HEART patients in Scotland’s biggest health board are being sent to their GP rather than being seen in hospital because of a drop in the number of junior doctors, it has emerged.
NHS Greater Glasgow and Clyde said patients with stable heart conditions were being cared for locally in GP practices, while new patients and those with more serious problems would continue to be seen in hospital.
The Scotland Patients Association criticised the move and warned patients could be at risk.
NHS Greater Glasgow and Clyde said that hospital-based cardiology clinics were provided for newly diagnosed cardiology patients and those with acute conditions. The board said that patients who had been assessed by a cardiology consultant could be “appropriately” discharged from the hospital service and into the care of their GP.
A spokeswoman said: “This is the same model that is in place for other long-term conditions such as diabetes. These arrangements will not affect new cardiology patients or those with more acute illness attending who will continue to get the specialist hospital-based cardiology input that their condition requires.
“This model comes as the number of junior doctors in training being made available to us is reducing, which means that we are able to see fewer patients in a hospital setting.”
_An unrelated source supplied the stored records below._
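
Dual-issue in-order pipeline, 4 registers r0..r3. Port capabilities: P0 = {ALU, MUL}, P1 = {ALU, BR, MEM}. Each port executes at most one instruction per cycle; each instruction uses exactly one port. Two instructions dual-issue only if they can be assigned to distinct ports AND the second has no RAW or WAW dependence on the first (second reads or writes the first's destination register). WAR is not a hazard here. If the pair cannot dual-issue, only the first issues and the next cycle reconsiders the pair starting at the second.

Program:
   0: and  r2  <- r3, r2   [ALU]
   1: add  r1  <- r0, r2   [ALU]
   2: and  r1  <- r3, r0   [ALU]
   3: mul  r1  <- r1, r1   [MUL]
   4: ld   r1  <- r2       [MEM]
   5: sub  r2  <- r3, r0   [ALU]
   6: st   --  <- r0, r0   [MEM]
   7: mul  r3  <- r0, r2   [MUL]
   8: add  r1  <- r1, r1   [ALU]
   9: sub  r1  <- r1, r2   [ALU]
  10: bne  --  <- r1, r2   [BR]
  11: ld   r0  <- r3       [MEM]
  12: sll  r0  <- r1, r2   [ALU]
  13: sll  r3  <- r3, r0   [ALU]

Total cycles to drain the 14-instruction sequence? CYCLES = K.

t=0 i0:and ; RAW r2
t=1 i1:add ; WAW r1
t=2 i2:and ; RAW+WAW r1
t=3 i3:mul ; WAW r1
t=4 i4&i5:ld+sub ; dual
t=5 i6&i7:st+mul ; dual
t=6 i8:add ; RAW+WAW r1
t=7 i9:sub ; RAW r1
t=8 i10:bne ; no-port BR/MEM
t=9 i11:ld ; WAW r0
t=10 i12:sll ; RAW r0
t=11 i13:sll ; tail

CYCLES = 12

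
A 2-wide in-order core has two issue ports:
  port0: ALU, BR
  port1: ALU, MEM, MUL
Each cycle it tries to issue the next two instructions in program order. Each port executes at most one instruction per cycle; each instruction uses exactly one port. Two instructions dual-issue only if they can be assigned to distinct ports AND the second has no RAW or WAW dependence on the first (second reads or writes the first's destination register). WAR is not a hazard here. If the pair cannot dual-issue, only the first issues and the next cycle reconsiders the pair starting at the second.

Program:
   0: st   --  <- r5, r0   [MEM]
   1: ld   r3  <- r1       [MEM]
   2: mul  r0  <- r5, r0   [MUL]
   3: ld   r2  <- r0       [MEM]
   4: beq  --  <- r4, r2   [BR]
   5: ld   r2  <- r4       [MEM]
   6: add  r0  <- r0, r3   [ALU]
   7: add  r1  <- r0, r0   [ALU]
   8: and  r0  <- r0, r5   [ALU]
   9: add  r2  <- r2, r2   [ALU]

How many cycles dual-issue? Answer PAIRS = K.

PAIRS = 2

[0] i0  st.MEM  -- no-port MEM/MEM
[1] i1  ld.MEM  -- no-port MEM/MUL
[2] i2  mul.MUL  -- no-port MUL/MEM
[3] i3  ld.MEM  -- RAW r2
[4] i4/i5  beq.BR+ld.MEM  -- pair
[5] i6  add.ALU  -- RAW r0
[6] i7/i8  add.ALU+and.ALU  -- pair
[7] i9  add.ALU  -- tail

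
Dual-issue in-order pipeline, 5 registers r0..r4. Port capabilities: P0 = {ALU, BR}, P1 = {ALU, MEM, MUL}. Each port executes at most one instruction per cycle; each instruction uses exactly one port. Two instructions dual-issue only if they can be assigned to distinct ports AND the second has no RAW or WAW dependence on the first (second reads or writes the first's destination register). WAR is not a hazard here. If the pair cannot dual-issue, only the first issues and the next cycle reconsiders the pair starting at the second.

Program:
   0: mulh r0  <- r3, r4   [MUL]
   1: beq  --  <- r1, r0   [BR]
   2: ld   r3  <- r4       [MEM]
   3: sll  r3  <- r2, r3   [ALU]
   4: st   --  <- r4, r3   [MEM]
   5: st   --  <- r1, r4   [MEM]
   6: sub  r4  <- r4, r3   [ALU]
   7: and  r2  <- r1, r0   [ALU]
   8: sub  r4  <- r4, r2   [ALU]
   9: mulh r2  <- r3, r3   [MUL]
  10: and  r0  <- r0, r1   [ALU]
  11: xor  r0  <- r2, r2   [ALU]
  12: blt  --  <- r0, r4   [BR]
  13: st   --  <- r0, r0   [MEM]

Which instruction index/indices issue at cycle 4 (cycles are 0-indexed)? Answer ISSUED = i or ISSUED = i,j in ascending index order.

  cy0 -> i0 (mulh) RAW r0
  cy1 -> i1+i2 (beq;ld) pair
  cy2 -> i3 (sll) RAW r3
  cy3 -> i4 (st) no-port MEM/MEM
  cy4 -> i5+i6 (st;sub) pair
  cy5 -> i7 (and) RAW r2
  cy6 -> i8+i9 (sub;mulh) pair
  cy7 -> i10 (and) WAW r0
  cy8 -> i11 (xor) RAW r0
  cy9 -> i12+i13 (blt;st) pair

ISSUED = 5,6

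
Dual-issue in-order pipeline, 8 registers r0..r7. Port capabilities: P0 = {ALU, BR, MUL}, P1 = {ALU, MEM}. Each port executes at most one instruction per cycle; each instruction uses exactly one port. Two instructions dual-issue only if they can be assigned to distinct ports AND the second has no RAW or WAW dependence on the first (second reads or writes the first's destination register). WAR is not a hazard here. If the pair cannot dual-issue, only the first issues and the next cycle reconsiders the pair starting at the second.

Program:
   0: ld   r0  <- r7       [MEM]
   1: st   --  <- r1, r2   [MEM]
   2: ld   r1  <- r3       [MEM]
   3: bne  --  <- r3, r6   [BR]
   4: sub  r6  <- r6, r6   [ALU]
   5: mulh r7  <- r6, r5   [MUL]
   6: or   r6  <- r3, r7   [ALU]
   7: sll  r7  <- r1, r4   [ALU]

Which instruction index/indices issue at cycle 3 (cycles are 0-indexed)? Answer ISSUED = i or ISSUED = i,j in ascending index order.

ISSUED = 4

t=0 i0:ld.MEM ; no-port MEM/MEM
t=1 i1:st.MEM ; no-port MEM/MEM
t=2 i2&i3:ld.MEM+bne.BR ; dual
t=3 i4:sub.ALU ; RAW r6
t=4 i5:mulh.MUL ; RAW r7
t=5 i6&i7:or.ALU+sll.ALU ; dual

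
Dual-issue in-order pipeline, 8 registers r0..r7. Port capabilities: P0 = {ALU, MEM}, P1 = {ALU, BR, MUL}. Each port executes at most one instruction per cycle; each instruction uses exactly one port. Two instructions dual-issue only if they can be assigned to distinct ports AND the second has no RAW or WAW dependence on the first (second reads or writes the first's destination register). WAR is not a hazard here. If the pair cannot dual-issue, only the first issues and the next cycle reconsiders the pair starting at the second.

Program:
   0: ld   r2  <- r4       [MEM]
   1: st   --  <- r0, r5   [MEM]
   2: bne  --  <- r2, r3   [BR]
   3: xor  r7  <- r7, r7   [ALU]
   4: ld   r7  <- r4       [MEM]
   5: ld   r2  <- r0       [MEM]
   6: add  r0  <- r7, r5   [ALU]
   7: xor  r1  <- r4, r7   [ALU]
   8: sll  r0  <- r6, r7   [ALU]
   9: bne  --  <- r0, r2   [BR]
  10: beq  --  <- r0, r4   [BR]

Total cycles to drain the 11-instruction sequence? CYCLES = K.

CYCLES = 8

#0 head=0: ld.MEM i0 no-port MEM/MEM
#1 head=1: st.MEM/bne.BR i1&i2 pair
#2 head=3: xor.ALU i3 WAW r7
#3 head=4: ld.MEM i4 no-port MEM/MEM
#4 head=5: ld.MEM/add.ALU i5&i6 pair
#5 head=7: xor.ALU/sll.ALU i7&i8 pair
#6 head=9: bne.BR i9 no-port BR/BR
#7 head=10: beq.BR i10 tail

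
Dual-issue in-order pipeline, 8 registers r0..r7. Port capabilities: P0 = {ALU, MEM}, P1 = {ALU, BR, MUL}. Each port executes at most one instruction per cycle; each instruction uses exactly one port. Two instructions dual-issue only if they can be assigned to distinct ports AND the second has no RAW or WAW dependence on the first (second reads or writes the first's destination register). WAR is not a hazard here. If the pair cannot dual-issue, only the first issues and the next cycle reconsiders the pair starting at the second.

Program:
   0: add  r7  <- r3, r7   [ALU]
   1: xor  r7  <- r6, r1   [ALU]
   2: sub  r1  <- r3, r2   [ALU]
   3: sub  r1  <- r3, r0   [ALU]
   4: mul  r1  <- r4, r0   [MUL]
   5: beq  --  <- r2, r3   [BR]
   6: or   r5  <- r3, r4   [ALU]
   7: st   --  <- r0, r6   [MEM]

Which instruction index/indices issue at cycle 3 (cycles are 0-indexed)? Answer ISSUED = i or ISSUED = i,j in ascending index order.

ISSUED = 4

0. add.ALU @i0  | WAW r7
1. xor.ALU/sub.ALU @i1/i2  | 2-wide
2. sub.ALU @i3  | WAW r1
3. mul.MUL @i4  | no-port MUL/BR
4. beq.BR/or.ALU @i5/i6  | 2-wide
5. st.MEM @i7  | tail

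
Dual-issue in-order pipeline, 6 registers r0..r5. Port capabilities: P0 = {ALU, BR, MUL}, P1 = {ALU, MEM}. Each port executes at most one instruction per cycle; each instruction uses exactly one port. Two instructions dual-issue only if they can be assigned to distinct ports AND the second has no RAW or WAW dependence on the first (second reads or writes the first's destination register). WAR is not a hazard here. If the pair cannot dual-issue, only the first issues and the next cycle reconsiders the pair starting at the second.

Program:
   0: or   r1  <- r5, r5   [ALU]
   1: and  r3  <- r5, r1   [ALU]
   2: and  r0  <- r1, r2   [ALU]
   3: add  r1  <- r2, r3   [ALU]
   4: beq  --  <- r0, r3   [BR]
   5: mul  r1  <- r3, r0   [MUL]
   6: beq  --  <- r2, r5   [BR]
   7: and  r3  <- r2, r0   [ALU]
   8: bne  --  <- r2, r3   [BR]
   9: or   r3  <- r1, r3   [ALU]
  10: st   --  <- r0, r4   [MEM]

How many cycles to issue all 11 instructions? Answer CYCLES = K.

t=0 i0:or ; RAW r1
t=1 i1&i2:and/and ; dual
t=2 i3&i4:add/beq ; dual
t=3 i5:mul ; no-port MUL/BR
t=4 i6&i7:beq/and ; dual
t=5 i8&i9:bne/or ; dual
t=6 i10:st ; tail

CYCLES = 7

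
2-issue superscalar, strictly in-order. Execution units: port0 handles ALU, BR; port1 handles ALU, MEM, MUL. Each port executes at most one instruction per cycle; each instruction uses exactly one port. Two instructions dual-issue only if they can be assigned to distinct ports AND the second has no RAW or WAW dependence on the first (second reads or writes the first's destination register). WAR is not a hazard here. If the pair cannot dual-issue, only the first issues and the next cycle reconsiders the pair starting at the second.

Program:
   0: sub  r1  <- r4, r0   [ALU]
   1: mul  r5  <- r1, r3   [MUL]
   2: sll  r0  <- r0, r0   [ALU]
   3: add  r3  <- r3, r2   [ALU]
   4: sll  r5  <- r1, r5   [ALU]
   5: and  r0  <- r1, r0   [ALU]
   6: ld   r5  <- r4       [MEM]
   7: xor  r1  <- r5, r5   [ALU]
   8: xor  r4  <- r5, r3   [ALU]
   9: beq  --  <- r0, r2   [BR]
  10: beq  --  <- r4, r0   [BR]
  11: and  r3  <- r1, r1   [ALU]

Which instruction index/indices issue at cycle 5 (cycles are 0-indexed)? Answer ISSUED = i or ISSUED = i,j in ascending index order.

ISSUED = 9

c0: i0 sub.ALU  RAW r1
c1: i1/i2 mul.MUL;sll.ALU  2-wide
c2: i3/i4 add.ALU;sll.ALU  2-wide
c3: i5/i6 and.ALU;ld.MEM  2-wide
c4: i7/i8 xor.ALU;xor.ALU  2-wide
c5: i9 beq.BR  no-port BR/BR
c6: i10/i11 beq.BR;and.ALU  2-wide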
European rules limiting the number of hours junior doctors can work to 48 per week have proved a challenge to boards across Scotland since they were introduced in 2009.
Many have had to look again at how shifts are organised to make sure they comply with the regulations, though there have been complaints that junior doctors still work long hours and the changes also reduce the training they receive.
Commenting on the situation in Glasgow, Margaret Watt, chair of the Scotland Patients Association, questioned whether GPs would have all the specialist knowledge and equipment needed to care for heart patients and spot any difficulties.
“You can see how dangerous it could be,” she said. “It is a really concerning move. GPs are busy as it is and it is only going to put more pressure on to them.”
Dr Brian Keighley, chairman of the British Medical Association in Scotland said: “The BMA is supportive in principle of the shift of resourced work towards care within a primary care setting.
“However, we would want to be assured that primary and secondary care doctors have been involved in the decision to make this change on the basis of it providing better-quality care and experience for people and their families – not a change driven by a shortage in numbers of junior doctors.”
Health Secretary Alex Neil has been under pressure to launch a review of NHS services amid concerns about growing dem-ands due to the ageing population. But in a Holyrood debate this week he dismissed calls for one, despite Labour claims that he was ignoring concerns over the state of the NHS.